“Trisman, ibu tidak tahu dimana rumahmu. Nanti tolong beritahu ibu ya,” perempuan itu kembali menyalakan mesin motornya.
“Rumah saya di Sumur Batu, bu,” Trisman menjawab perlahan.
“Ya, nanti beritahu arahnya, ya,” perempuan itu kini sudah duduk di bagian depan. Trisman segera mengikuti duduk membonceng di belakang.
Sepanjang perjalanan pulang pun Trisman tidak bercerita, hanya terdiam sambil sesekali mengusap air matanya.
“Trisman, kalau sudah dekat rumahmu, tolong beritahu ibu ya,” perempuan itu sedikit menoleh ke belakang.
“Ya bu,” Trisman menjawab perlahan.
Perempuan itu terus melajukan motornya. Melewati beberapa truk sampah dari dinas kebersihan DKI Jakarta. Jalanan yang mereka lalui memang merupakan jalur menuju tempat pembuangan sampah akhir, Bantargebang. Sehingga sesekali bau “harum” sampah tercium begitu menggoda.

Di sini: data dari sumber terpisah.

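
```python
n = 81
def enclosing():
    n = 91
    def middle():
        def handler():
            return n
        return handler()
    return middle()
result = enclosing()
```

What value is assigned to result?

Step 1: enclosing() defines n = 91. middle() and handler() have no local n.
Step 2: handler() checks local (none), enclosing middle() (none), enclosing enclosing() and finds n = 91.
Step 3: result = 91

The answer is 91.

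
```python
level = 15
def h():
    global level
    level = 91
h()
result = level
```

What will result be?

Step 1: level = 15 globally.
Step 2: h() declares global level and sets it to 91.
Step 3: After h(), global level = 91. result = 91

The answer is 91.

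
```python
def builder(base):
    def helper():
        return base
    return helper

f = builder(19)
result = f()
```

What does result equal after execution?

Step 1: builder(19) creates closure capturing base = 19.
Step 2: f() returns the captured base = 19.
Step 3: result = 19

The answer is 19.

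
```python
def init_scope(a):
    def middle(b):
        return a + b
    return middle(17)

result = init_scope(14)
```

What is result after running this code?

Step 1: init_scope(14) passes a = 14.
Step 2: middle(17) has b = 17, reads a = 14 from enclosing.
Step 3: result = 14 + 17 = 31

The answer is 31.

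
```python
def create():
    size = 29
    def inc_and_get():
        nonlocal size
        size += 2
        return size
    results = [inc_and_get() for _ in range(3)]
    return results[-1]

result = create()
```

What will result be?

Step 1: size = 29.
Step 2: Three calls to inc_and_get(), each adding 2.
Step 3: Last value = 29 + 2 * 3 = 35

The answer is 35.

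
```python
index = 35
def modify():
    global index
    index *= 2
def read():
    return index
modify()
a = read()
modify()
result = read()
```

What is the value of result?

Step 1: index = 35.
Step 2: First modify(): index = 35 * 2 = 70.
Step 3: Second modify(): index = 70 * 2 = 140.
Step 4: read() returns 140

The answer is 140.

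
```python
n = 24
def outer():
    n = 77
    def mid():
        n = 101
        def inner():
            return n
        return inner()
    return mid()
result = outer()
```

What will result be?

Step 1: Three levels of shadowing: global 24, outer 77, mid 101.
Step 2: inner() finds n = 101 in enclosing mid() scope.
Step 3: result = 101

The answer is 101.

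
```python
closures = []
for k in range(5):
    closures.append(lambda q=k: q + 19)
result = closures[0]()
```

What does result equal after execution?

Step 1: Default argument q=k captures k's value at definition time.
Step 2: closures[0] was defined when k = 0, so q defaults to 0.
Step 3: result = 0 + 19 = 19 (default arg fixes the late binding issue)

The answer is 19.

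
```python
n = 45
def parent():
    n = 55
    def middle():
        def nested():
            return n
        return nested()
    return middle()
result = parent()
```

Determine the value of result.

Step 1: parent() defines n = 55. middle() and nested() have no local n.
Step 2: nested() checks local (none), enclosing middle() (none), enclosing parent() and finds n = 55.
Step 3: result = 55

The answer is 55.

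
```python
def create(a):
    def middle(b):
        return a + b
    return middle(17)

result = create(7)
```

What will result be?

Step 1: create(7) passes a = 7.
Step 2: middle(17) has b = 17, reads a = 7 from enclosing.
Step 3: result = 7 + 17 = 24

The answer is 24.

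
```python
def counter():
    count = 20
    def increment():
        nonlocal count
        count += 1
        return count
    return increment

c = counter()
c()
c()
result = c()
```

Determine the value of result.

Step 1: counter() creates closure with count = 20.
Step 2: Each c() call increments count via nonlocal. After 3 calls: 20 + 3 = 23.
Step 3: result = 23

The answer is 23.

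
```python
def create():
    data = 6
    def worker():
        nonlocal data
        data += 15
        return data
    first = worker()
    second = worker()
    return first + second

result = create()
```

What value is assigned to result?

Step 1: data starts at 6.
Step 2: First call: data = 6 + 15 = 21, returns 21.
Step 3: Second call: data = 21 + 15 = 36, returns 36.
Step 4: result = 21 + 36 = 57

The answer is 57.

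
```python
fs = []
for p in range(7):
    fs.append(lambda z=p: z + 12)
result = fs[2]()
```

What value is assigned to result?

Step 1: Default argument z=p captures p's value at definition time.
Step 2: fs[2] was defined when p = 2, so z defaults to 2.
Step 3: result = 2 + 12 = 14 (default arg fixes the late binding issue)

The answer is 14.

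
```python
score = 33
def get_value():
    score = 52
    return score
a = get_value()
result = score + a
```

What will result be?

Step 1: Global score = 33. get_value() returns local score = 52.
Step 2: a = 52. Global score still = 33.
Step 3: result = 33 + 52 = 85

The answer is 85.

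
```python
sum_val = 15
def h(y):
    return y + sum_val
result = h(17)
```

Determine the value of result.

Step 1: sum_val = 15 is defined globally.
Step 2: h(17) uses parameter y = 17 and looks up sum_val from global scope = 15.
Step 3: result = 17 + 15 = 32

The answer is 32.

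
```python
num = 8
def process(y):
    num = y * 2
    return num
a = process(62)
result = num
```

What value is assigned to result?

Step 1: Global num = 8.
Step 2: process(62) creates local num = 62 * 2 = 124.
Step 3: Global num unchanged because no global keyword. result = 8

The answer is 8.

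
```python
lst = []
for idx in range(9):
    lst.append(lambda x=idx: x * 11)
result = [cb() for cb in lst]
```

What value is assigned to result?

Step 1: Default arg x=idx captures idx at each iteration.
Step 2: lst[k] has x defaulting to k, returns k * 11.
Step 3: result = [0, 11, 22, 33, 44, 55, 66, 77, 88]

The answer is [0, 11, 22, 33, 44, 55, 66, 77, 88].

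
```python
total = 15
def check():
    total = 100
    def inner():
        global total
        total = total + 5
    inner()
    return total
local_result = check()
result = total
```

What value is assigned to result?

Step 1: Global total = 15. check() creates local total = 100.
Step 2: inner() declares global total and adds 5: global total = 15 + 5 = 20.
Step 3: check() returns its local total = 100 (unaffected by inner).
Step 4: result = global total = 20

The answer is 20.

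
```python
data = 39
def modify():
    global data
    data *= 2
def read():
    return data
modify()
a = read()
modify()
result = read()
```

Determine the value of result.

Step 1: data = 39.
Step 2: First modify(): data = 39 * 2 = 78.
Step 3: Second modify(): data = 78 * 2 = 156.
Step 4: read() returns 156

The answer is 156.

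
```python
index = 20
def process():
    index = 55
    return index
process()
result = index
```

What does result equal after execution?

Step 1: index = 20 globally.
Step 2: process() creates a LOCAL index = 55 (no global keyword!).
Step 3: The global index is unchanged. result = 20

The answer is 20.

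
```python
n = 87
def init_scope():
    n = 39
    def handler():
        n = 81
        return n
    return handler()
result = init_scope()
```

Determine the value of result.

Step 1: Three scopes define n: global (87), init_scope (39), handler (81).
Step 2: handler() has its own local n = 81, which shadows both enclosing and global.
Step 3: result = 81 (local wins in LEGB)

The answer is 81.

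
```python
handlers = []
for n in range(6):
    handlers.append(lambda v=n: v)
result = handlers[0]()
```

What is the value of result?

Step 1: Default argument v=n captures n's value at each iteration.
Step 2: handlers[0] captured v = 0 when n was 0.
Step 3: result = 0

The answer is 0.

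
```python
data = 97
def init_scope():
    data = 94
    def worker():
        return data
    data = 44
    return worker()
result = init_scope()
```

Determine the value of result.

Step 1: init_scope() sets data = 94, then later data = 44.
Step 2: worker() is called after data is reassigned to 44. Closures capture variables by reference, not by value.
Step 3: result = 44

The answer is 44.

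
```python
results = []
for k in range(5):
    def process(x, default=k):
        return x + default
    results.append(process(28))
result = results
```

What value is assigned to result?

Step 1: Default argument default=k is evaluated at function definition time.
Step 2: Each iteration creates process with default = current k value.
Step 3: process(28) returns 28 + default. results = [28, 29, 30, 31, 32]

The answer is [28, 29, 30, 31, 32].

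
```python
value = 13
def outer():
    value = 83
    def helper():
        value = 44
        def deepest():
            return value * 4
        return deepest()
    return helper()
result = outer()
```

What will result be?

Step 1: deepest() looks up value through LEGB: not local, finds value = 44 in enclosing helper().
Step 2: Returns 44 * 4 = 176.
Step 3: result = 176

The answer is 176.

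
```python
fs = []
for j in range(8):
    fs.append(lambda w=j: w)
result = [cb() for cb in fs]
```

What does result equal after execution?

Step 1: Default arg w=j captures j at each iteration.
Step 2: Each lambda has its own default: 0, 1, ..., 7.
Step 3: result = [0, 1, 2, 3, 4, 5, 6, 7]

The answer is [0, 1, 2, 3, 4, 5, 6, 7].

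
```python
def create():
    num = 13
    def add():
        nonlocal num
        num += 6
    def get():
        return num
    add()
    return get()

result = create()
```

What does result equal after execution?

Step 1: num = 13. add() modifies it via nonlocal, get() reads it.
Step 2: add() makes num = 13 + 6 = 19.
Step 3: get() returns 19. result = 19

The answer is 19.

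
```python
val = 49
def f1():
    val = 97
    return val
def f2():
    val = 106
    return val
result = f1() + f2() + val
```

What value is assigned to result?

Step 1: Each function shadows global val with its own local.
Step 2: f1() returns 97, f2() returns 106.
Step 3: Global val = 49 is unchanged. result = 97 + 106 + 49 = 252

The answer is 252.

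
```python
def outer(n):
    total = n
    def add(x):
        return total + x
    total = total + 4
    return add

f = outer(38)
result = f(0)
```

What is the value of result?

Step 1: outer(38) sets total = 38, then total = 38 + 4 = 42.
Step 2: Closures capture by reference, so add sees total = 42.
Step 3: f(0) returns 42 + 0 = 42

The answer is 42.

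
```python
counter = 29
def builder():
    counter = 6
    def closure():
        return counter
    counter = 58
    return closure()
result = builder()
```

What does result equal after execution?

Step 1: builder() sets counter = 6, then later counter = 58.
Step 2: closure() is called after counter is reassigned to 58. Closures capture variables by reference, not by value.
Step 3: result = 58

The answer is 58.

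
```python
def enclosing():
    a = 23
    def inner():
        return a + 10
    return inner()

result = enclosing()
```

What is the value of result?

Step 1: enclosing() defines a = 23.
Step 2: inner() reads a = 23 from enclosing scope, returns 23 + 10 = 33.
Step 3: result = 33

The answer is 33.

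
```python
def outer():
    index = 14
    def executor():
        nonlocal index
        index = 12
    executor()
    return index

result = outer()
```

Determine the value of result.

Step 1: outer() sets index = 14.
Step 2: executor() uses nonlocal to reassign index = 12.
Step 3: result = 12

The answer is 12.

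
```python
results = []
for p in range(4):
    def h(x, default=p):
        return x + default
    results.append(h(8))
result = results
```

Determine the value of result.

Step 1: Default argument default=p is evaluated at function definition time.
Step 2: Each iteration creates h with default = current p value.
Step 3: h(8) returns 8 + default. results = [8, 9, 10, 11]

The answer is [8, 9, 10, 11].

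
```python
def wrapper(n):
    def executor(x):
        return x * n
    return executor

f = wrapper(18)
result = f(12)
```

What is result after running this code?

Step 1: wrapper(18) creates a closure capturing n = 18.
Step 2: f(12) computes 12 * 18 = 216.
Step 3: result = 216

The answer is 216.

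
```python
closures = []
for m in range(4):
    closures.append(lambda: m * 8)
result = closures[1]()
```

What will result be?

Step 1: All lambdas reference the same variable m (late binding).
Step 2: After the loop, m = 3. Every lambda returns m * 8.
Step 3: closures[1]() = 3 * 8 = 24

The answer is 24.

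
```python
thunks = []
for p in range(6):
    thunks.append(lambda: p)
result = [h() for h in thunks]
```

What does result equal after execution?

Step 1: All 6 lambdas share the same variable p.
Step 2: After the loop, p = 5.
Step 3: Each call returns 5. result = [5, 5, 5, 5, 5, 5]

The answer is [5, 5, 5, 5, 5, 5].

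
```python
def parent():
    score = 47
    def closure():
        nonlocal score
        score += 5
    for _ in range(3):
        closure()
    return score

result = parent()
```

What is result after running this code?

Step 1: score = 47.
Step 2: closure() is called 3 times in a loop, each adding 5 via nonlocal.
Step 3: score = 47 + 5 * 3 = 62

The answer is 62.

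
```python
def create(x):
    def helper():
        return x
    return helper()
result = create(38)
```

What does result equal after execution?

Step 1: create(38) binds parameter x = 38.
Step 2: helper() looks up x in enclosing scope and finds the parameter x = 38.
Step 3: result = 38

The answer is 38.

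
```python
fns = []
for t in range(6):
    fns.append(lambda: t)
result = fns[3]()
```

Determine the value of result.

Step 1: The loop creates 6 lambdas, all referencing the same variable t.
Step 2: After the loop, t = 5 (final value).
Step 3: fns[3]() looks up t at call time and finds 5. This is the late binding gotcha. result = 5

The answer is 5.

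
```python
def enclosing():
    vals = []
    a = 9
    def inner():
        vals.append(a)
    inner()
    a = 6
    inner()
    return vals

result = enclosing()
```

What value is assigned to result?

Step 1: a = 9. inner() appends current a to vals.
Step 2: First inner(): appends 9. Then a = 6.
Step 3: Second inner(): appends 6 (closure sees updated a). result = [9, 6]

The answer is [9, 6].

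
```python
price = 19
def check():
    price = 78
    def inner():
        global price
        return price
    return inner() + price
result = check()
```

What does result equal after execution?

Step 1: Global price = 19. check() shadows with local price = 78.
Step 2: inner() uses global keyword, so inner() returns global price = 19.
Step 3: check() returns 19 + 78 = 97

The answer is 97.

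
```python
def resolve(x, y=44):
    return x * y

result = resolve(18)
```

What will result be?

Step 1: resolve(18) uses default y = 44.
Step 2: Returns 18 * 44 = 792.
Step 3: result = 792

The answer is 792.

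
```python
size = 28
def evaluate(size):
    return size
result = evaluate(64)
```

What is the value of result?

Step 1: Global size = 28.
Step 2: evaluate(64) takes parameter size = 64, which shadows the global.
Step 3: result = 64

The answer is 64.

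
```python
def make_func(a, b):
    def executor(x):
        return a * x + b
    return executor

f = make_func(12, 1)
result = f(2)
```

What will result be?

Step 1: make_func(12, 1) captures a = 12, b = 1.
Step 2: f(2) computes 12 * 2 + 1 = 25.
Step 3: result = 25

The answer is 25.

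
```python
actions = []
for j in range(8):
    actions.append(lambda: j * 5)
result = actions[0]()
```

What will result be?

Step 1: All lambdas reference the same variable j (late binding).
Step 2: After the loop, j = 7. Every lambda returns j * 5.
Step 3: actions[0]() = 7 * 5 = 35

The answer is 35.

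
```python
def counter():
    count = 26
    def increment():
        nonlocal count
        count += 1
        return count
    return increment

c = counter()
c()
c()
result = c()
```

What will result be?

Step 1: counter() creates closure with count = 26.
Step 2: Each c() call increments count via nonlocal. After 3 calls: 26 + 3 = 29.
Step 3: result = 29

The answer is 29.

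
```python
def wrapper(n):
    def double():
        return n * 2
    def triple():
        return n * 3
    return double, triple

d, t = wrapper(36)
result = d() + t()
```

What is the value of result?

Step 1: Both closures capture the same n = 36.
Step 2: d() = 36 * 2 = 72, t() = 36 * 3 = 108.
Step 3: result = 72 + 108 = 180

The answer is 180.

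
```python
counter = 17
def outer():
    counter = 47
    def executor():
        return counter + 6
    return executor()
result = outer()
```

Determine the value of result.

Step 1: outer() shadows global counter with counter = 47.
Step 2: executor() finds counter = 47 in enclosing scope, computes 47 + 6 = 53.
Step 3: result = 53

The answer is 53.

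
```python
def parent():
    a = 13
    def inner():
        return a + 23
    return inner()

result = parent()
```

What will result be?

Step 1: parent() defines a = 13.
Step 2: inner() reads a = 13 from enclosing scope, returns 13 + 23 = 36.
Step 3: result = 36

The answer is 36.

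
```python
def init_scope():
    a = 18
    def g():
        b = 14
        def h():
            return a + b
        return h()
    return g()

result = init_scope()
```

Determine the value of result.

Step 1: init_scope() defines a = 18. g() defines b = 14.
Step 2: h() accesses both from enclosing scopes: a = 18, b = 14.
Step 3: result = 18 + 14 = 32

The answer is 32.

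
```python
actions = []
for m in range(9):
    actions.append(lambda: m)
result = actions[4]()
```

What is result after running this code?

Step 1: The loop creates 9 lambdas, all referencing the same variable m.
Step 2: After the loop, m = 8 (final value).
Step 3: actions[4]() looks up m at call time and finds 8. This is the late binding gotcha. result = 8

The answer is 8.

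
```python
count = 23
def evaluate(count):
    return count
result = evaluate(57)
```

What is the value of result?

Step 1: Global count = 23.
Step 2: evaluate(57) takes parameter count = 57, which shadows the global.
Step 3: result = 57

The answer is 57.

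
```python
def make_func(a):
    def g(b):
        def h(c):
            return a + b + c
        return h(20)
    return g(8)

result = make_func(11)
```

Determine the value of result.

Step 1: a = 11, b = 8, c = 20 across three nested scopes.
Step 2: h() accesses all three via LEGB rule.
Step 3: result = 11 + 8 + 20 = 39

The answer is 39.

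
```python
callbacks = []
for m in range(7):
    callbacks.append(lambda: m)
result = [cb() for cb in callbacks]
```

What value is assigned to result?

Step 1: All 7 lambdas share the same variable m.
Step 2: After the loop, m = 6.
Step 3: Each call returns 6. result = [6, 6, 6, 6, 6, 6, 6]

The answer is [6, 6, 6, 6, 6, 6, 6].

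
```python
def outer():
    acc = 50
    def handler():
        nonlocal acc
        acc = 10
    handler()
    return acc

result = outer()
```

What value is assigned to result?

Step 1: outer() sets acc = 50.
Step 2: handler() uses nonlocal to reassign acc = 10.
Step 3: result = 10

The answer is 10.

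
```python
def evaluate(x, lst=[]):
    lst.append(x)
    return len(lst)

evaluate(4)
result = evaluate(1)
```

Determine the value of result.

Step 1: Mutable default list persists between calls.
Step 2: First call: lst = [4], len = 1. Second call: lst = [4, 1], len = 2.
Step 3: result = 2

The answer is 2.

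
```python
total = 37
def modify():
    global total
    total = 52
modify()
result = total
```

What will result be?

Step 1: total = 37 globally.
Step 2: modify() declares global total and sets it to 52.
Step 3: After modify(), global total = 52. result = 52

The answer is 52.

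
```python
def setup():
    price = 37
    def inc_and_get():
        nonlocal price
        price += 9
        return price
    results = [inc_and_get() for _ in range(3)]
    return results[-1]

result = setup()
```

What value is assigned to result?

Step 1: price = 37.
Step 2: Three calls to inc_and_get(), each adding 9.
Step 3: Last value = 37 + 9 * 3 = 64

The answer is 64.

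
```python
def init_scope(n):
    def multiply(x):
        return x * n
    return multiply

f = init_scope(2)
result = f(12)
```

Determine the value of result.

Step 1: init_scope(2) returns multiply closure with n = 2.
Step 2: f(12) computes 12 * 2 = 24.
Step 3: result = 24

The answer is 24.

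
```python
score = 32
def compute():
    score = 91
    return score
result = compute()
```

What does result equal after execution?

Step 1: Global score = 32.
Step 2: compute() creates local score = 91, shadowing the global.
Step 3: Returns local score = 91. result = 91

The answer is 91.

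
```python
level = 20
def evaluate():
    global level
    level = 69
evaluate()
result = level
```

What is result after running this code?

Step 1: level = 20 globally.
Step 2: evaluate() declares global level and sets it to 69.
Step 3: After evaluate(), global level = 69. result = 69

The answer is 69.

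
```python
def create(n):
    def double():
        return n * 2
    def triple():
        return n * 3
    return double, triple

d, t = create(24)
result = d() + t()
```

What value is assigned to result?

Step 1: Both closures capture the same n = 24.
Step 2: d() = 24 * 2 = 48, t() = 24 * 3 = 72.
Step 3: result = 48 + 72 = 120

The answer is 120.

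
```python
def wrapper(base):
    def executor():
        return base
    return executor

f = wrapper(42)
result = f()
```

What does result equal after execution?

Step 1: wrapper(42) creates closure capturing base = 42.
Step 2: f() returns the captured base = 42.
Step 3: result = 42

The answer is 42.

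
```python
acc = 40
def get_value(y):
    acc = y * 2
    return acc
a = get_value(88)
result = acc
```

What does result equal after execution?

Step 1: Global acc = 40.
Step 2: get_value(88) creates local acc = 88 * 2 = 176.
Step 3: Global acc unchanged because no global keyword. result = 40

The answer is 40.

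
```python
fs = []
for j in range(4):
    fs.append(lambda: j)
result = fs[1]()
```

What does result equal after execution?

Step 1: The loop creates 4 lambdas, all referencing the same variable j.
Step 2: After the loop, j = 3 (final value).
Step 3: fs[1]() looks up j at call time and finds 3. This is the late binding gotcha. result = 3

The answer is 3.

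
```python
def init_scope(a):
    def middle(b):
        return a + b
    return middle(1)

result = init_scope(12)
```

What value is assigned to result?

Step 1: init_scope(12) passes a = 12.
Step 2: middle(1) has b = 1, reads a = 12 from enclosing.
Step 3: result = 12 + 1 = 13

The answer is 13.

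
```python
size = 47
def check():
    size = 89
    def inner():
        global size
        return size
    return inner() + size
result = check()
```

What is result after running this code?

Step 1: Global size = 47. check() shadows with local size = 89.
Step 2: inner() uses global keyword, so inner() returns global size = 47.
Step 3: check() returns 47 + 89 = 136

The answer is 136.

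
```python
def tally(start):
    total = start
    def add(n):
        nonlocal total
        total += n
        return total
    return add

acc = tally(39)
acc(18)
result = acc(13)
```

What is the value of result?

Step 1: tally(39) creates closure with total = 39.
Step 2: First acc(18): total = 39 + 18 = 57.
Step 3: Second acc(13): total = 57 + 13 = 70. result = 70

The answer is 70.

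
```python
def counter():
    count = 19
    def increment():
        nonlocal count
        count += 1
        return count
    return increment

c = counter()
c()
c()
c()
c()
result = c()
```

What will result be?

Step 1: counter() creates closure with count = 19.
Step 2: Each c() call increments count via nonlocal. After 5 calls: 19 + 5 = 24.
Step 3: result = 24

The answer is 24.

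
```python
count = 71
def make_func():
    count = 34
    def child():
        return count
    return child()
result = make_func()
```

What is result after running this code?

Step 1: count = 71 globally, but make_func() defines count = 34 locally.
Step 2: child() looks up count. Not in local scope, so checks enclosing scope (make_func) and finds count = 34.
Step 3: result = 34

The answer is 34.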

“Bu, masuk gang yang sebelah kanan,” Trisman menunjuk ke satu arah. Perempuan itupun dengan sigap membelokkan motornya memasuki sebuah gang kecil yang masih bertanah, belum beraspal. Jalanan di gang itupun tidak rata, seringkali ada batu-batu besar dan tajam menonjol di beberapa bagian jalan.
Setelah melewati beberapa rumah sederhana khas orang kampung, tibalah mereka di sebuah rumah besar yang tampaknya sedang dibangun. Perempuan itu mengira rumah itulah tempat Trisman tinggal. Ternyata……
“Bu, turun disini, nanti jalan terus ke belakang rumah itu,” Trisman menunjukkan jalan.
Motor pun dihentikan dan diparkir di samping sebuah pohon rambutan. Perempuan itu selanjutnya mengikuti langkah Trisman ke belakang rumah. Di belakang rumah ada semacam dapur kecil dan sebuah dipan sederhana dari kayu kasar. Di ujung dipan tergeletak tiga tumpukan bantal kusam. Belakang rumah itu hanya ditutupi beberapa lembar plastik besar juga beberapa terpal yang sudah bolong disana-sini.